As an example, we see that Beauty and the Beast and Aladdin are much more similar to one another than they are to a serious film like the Godfather.

In [None]:
### YOUR CODE: select a few movies of your choice and calculate the similarity between them

#### 2.3 Simple Recommendation System

Lastly, we will see how we can build a simple movie recommendation system using K-means clustering. We will apply this to the user factors matrix we got by applying SVD above. 

In [None]:
# cluster based on user factors - goal is to find similar users

# apply clustering algorithm
from sklearn.cluster import KMeans
clusters = KMeans(n_clusters=5, random_state=6).fit_predict(U) # arbitrary choice of k
clustered_users_df = pd.DataFrame(U, index = pivoted_users_df.index)
clustered_users_df['cluster'] = clusters # create new column with cluster membership
print(clustered_users_df.shape) # check
clustered_users_df.head()

In [None]:
# distribution of users among clusters
clustered_users_df.cluster.value_counts()
# see that the majority of users are in cluster 3

In [None]:
# who are the similar users?

# select a user
user = int(input("Enter a user id: ")) 

cluster_no = int(clustered_users_df[clustered_users_df.index == user].cluster) # get the user's cluster
print("User", user, "belongs to cluster", cluster_no)
similar_users = list(clustered_users_df[clustered_users_df.cluster == cluster_no].index) # find other users in the cluster
print("Number of similar users:", len(similar_users))
print("Similar users:", similar_users)

In [None]:
# how has the cluster rated the movies in our dataset?
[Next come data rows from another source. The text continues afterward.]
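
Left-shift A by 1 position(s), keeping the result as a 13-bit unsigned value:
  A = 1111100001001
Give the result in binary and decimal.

Shift left by 1: drop the top 1 bit(s), append 1 zero(s) on the right.
  1111100001001  ->  discard [1], keep [111100001001], append 0
= 1111000010010

Answer: 1111000010010 (7698)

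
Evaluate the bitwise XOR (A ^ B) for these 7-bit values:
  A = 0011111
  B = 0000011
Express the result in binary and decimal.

Apply ^ to each column (1 where bits differ):
  0011111
^ 0000011
---------
  0011100

Answer: 0011100 (28)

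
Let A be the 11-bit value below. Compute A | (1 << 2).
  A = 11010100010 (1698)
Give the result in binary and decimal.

Mask = 1 << 2 = 00000000100
Bit 2 of A is 0, so OR-ing with the mask flips it to 1.
  11010100010
| 00000000100
-------------
  11010100110

Answer: 11010100110 (1702)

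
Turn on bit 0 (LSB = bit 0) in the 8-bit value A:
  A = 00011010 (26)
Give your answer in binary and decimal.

Mask = 1 << 0 = 00000001
Bit 0 of A is 0, so OR-ing with the mask flips it to 1.
  00011010
| 00000001
----------
  00011011

Answer: 00011011 (27)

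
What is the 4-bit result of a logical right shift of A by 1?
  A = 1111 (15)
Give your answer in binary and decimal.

Logical shift right by 1: drop the bottom 1 bit(s), prepend 1 zero(s) on the left.
  1111  ->  keep [111], discard [1], prepend 0
= 0111

Answer: 0111 (7)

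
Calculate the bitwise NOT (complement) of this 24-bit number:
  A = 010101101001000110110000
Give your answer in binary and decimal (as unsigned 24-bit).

Flip each bit (0->1, 1->0):
  010101101001000110110000
  101010010110111001001111

Answer: 101010010110111001001111 (11103823)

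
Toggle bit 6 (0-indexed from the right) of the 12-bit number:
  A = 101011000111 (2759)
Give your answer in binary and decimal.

Mask = 1 << 6 = 000001000000
Bit 6 of A is 1; XOR with the mask flips it to 0.
  101011000111
^ 000001000000
--------------
  101010000111

Answer: 101010000111 (2695)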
cluster_df = movies500_ratings.loc[similar_users] # filter to users in cluster
cluster_df[cluster_df == 0] = np.nan # set 0 values to NaN (to not bias calculation of means)
avg_ratings = cluster_df.mean() # get the mean rating for each movie for the cluster
avg_ratings.sample(5) # preview a sample of the mean cluster ratings

In [None]:
# what are top 10 rated movies for the cluster?
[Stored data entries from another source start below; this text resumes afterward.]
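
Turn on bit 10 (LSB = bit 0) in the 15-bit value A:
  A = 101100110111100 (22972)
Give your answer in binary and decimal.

Mask = 1 << 10 = 000010000000000
Bit 10 of A is 0, so OR-ing with the mask flips it to 1.
  101100110111100
| 000010000000000
-----------------
  101110110111100

Answer: 101110110111100 (23996)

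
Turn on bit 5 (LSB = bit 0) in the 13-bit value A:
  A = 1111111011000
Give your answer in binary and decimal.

Mask = 1 << 5 = 0000000100000
Bit 5 of A is 0, so OR-ing with the mask flips it to 1.
  1111111011000
| 0000000100000
---------------
  1111111111000

Answer: 1111111111000 (8184)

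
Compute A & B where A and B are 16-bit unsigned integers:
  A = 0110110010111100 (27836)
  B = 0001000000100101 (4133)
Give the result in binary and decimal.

Apply & to each column (1 only where both bits are 1):
  0110110010111100
& 0001000000100101
------------------
  0000000000100100

Answer: 0000000000100100 (36)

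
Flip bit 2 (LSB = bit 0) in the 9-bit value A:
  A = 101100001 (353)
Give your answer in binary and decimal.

Mask = 1 << 2 = 000000100
Bit 2 of A is 0; XOR with the mask flips it to 1.
  101100001
^ 000000100
-----------
  101100101

Answer: 101100101 (357)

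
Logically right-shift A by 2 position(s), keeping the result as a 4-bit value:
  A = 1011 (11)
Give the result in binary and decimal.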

avg_ratings_df = pd.DataFrame(avg_ratings).reset_index()
avg_ratings_df.columns = ['movieName', 'avgClusterRating']
avg_ratings_df.sort_values('avgClusterRating', ascending=False).head(10)
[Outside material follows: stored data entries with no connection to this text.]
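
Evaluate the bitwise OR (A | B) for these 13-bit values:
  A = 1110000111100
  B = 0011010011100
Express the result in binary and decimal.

Apply | to each column (1 where either bit is 1):
  1110000111100
| 0011010011100
---------------
  1111010111100

Answer: 1111010111100 (7868)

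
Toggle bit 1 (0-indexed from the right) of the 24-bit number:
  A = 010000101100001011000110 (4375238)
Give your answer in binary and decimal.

Mask = 1 << 1 = 000000000000000000000010
Bit 1 of A is 1; XOR with the mask flips it to 0.
  010000101100001011000110
^ 000000000000000000000010
--------------------------
  010000101100001011000100

Answer: 010000101100001011000100 (4375236)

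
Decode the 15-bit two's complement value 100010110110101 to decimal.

MSB is 1, so the value is negative. Find the magnitude:
1. Invert bits:  011101001001010
2. Add 1:        011101001001011  = 14923
3. Apply sign:   -14923

Answer: -14923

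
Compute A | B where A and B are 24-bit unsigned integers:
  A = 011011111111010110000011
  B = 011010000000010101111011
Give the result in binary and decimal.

Apply | to each column (1 where either bit is 1):
  011011111111010110000011
| 011010000000010101111011
--------------------------
  011011111111010111111011

Answer: 011011111111010111111011 (7337467)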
The above list tells us the 10 movies with the highest average ratings across the cluster's users. However, when we recommend movies to our user, we want to make sure they haven't seen it before, so we must filter those out from our recommendations.

In [None]:
### YOUR CODE: what are top 10 rated movies for the cluster (that our user has not rated previously)?